HELP effectively eliminated HSV-1 in human corneal tissue culture without off-target effects, indicating its potential as an effective antiviral therapy for herpetic stromal keratitis (HSK).
CRISPR-Cas9-mediated gene editing can potentially target the collagen type VIII alpha two chain (Col8a2) mutation in the early-onset Fuchs endothelial corneal dystrophy (FECD) mouse model, potentially circumventing the need for transplantation.
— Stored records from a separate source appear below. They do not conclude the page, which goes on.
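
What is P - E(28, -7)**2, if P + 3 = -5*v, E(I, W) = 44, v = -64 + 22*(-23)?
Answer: 911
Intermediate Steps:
v = -570 (v = -64 - 506 = -570)
P = 2847 (P = -3 - 5*(-570) = -3 + 2850 = 2847)
P - E(28, -7)**2 = 2847 - 1*44**2 = 2847 - 1*1936 = 2847 - 1936 = 911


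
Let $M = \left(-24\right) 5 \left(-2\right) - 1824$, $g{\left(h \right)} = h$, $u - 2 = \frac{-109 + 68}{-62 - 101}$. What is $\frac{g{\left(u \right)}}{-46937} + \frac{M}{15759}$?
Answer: $- \frac{79245369}{788025293} \approx -0.10056$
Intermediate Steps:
$u = \frac{367}{163}$ ($u = 2 + \frac{-109 + 68}{-62 - 101} = 2 - \frac{41}{-163} = 2 - - \frac{41}{163} = 2 + \frac{41}{163} = \frac{367}{163} \approx 2.2515$)
$M = -1584$ ($M = \left(-120\right) \left(-2\right) - 1824 = 240 - 1824 = -1584$)
$\frac{g{\left(u \right)}}{-46937} + \frac{M}{15759} = \frac{367}{163 \left(-46937\right)} - \frac{1584}{15759} = \frac{367}{163} \left(- \frac{1}{46937}\right) - \frac{176}{1751} = - \frac{367}{7650731} - \frac{176}{1751} = - \frac{79245369}{788025293}$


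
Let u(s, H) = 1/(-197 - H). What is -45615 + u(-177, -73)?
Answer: -5656261/124 ≈ -45615.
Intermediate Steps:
-45615 + u(-177, -73) = -45615 - 1/(197 - 73) = -45615 - 1/124 = -5656261/124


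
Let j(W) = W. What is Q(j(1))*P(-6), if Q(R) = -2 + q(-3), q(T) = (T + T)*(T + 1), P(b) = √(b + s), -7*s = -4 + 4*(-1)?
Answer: 10*I*√238/7 ≈ 22.039*I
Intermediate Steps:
s = 8/7 (s = -(-4 + 4*(-1))/7 = -(-4 - 4)/7 = -⅐*(-8) = 8/7 ≈ 1.1429)
P(b) = √(8/7 + b) (P(b) = √(b + 8/7) = √(8/7 + b))
q(T) = 2*T*(1 + T) (q(T) = (2*T)*(1 + T) = 2*T*(1 + T))
Q(R) = 10 (Q(R) = -2 + 2*(-3)*(1 - 3) = -2 + 2*(-3)*(-2) = -2 + 12 = 10)
Q(j(1))*P(-6) = 10*(√(56 + 49*(-6))/7) = 10*(√(56 - 294)/7) = 10*(√(-238)/7) = 10*((I*√238)/7) = 10*(I*√238/7) = 10*I*√238/7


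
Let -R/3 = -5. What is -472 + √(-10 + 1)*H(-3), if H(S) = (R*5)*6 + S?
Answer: -472 + 1341*I ≈ -472.0 + 1341.0*I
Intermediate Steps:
R = 15 (R = -3*(-5) = 15)
H(S) = 450 + S (H(S) = (15*5)*6 + S = 75*6 + S = 450 + S)
-472 + √(-10 + 1)*H(-3) = -472 + √(-10 + 1)*(450 - 3) = -472 + √(-9)*447 = -472 + (3*I)*447 = -472 + 1341*I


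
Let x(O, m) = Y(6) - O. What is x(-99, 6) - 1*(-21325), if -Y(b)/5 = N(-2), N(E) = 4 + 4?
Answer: 21384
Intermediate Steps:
N(E) = 8
Y(b) = -40 (Y(b) = -5*8 = -40)
x(O, m) = -40 - O
x(-99, 6) - 1*(-21325) = (-40 - 1*(-99)) - 1*(-21325) = (-40 + 99) + 21325 = 59 + 21325 = 21384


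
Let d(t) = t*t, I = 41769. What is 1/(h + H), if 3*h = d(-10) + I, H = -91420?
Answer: -3/232391 ≈ -1.2909e-5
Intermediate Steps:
d(t) = t²
h = 41869/3 (h = ((-10)² + 41769)/3 = (100 + 41769)/3 = (⅓)*41869 = 41869/3 ≈ 13956.)
1/(h + H) = 1/(41869/3 - 91420) = 1/(-232391/3) = -3/232391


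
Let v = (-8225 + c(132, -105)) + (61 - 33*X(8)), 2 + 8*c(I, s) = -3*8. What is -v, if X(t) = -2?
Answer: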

A study employed CRISPR-Cas9 and a 100-nucleotide donor template to correct the R124H mutation in primary corneal keratocytes from a granular corneal dystrophy type 2 (GCD2) patient, demonstrating its effectiveness in treating myocilin (MYOC) mutation-related primary open-angle glaucoma (POAG) in patients.
Versatile gene therapy for POAG has been developed, reducing intraocular pressure (IOP) by decreasing aqueous humor production. The CRISPR interference system could also lower TGFβ2 levels and ameliorate ocular hypertension in POAG patients.
Genome-editing therapy with CRISPR-Cas9 has emerged as an alternative approach to treat chronic retinal and choroidal vascular disease, with an antiangiogenic effect comparable to that of aflibercept.
Genome editing has also been used in treating Stargardt disease type 1 (SGTD1), which is caused by deep-intronic variants (DIVs) in the adenine triphosphate binding cassette subfamily A member 4 (ABCA4) gene.
Suprachoroidal injections have been developed as a novel modality for delivering genome-editing tools to the retinal pigment epithelium and retina.
Conclusion
Based on the review findings, genome editing has the potential to revolutionize ocular treatment by allowing precise manipulation of genetic elements. It has been proven versatile in addressing ocular diseases with diverse genetic or nongenetic backgrounds.
The unique characteristics of the eye, immune-privileged status, small size, and compartmentalized structure facilitate efficient delivery and maintenance of genome-edited components without eliciting excessive immune responses.
Regulatory approval is crucial for standardized procedures, comprehensive safety assessments, and long-term follow-up studies.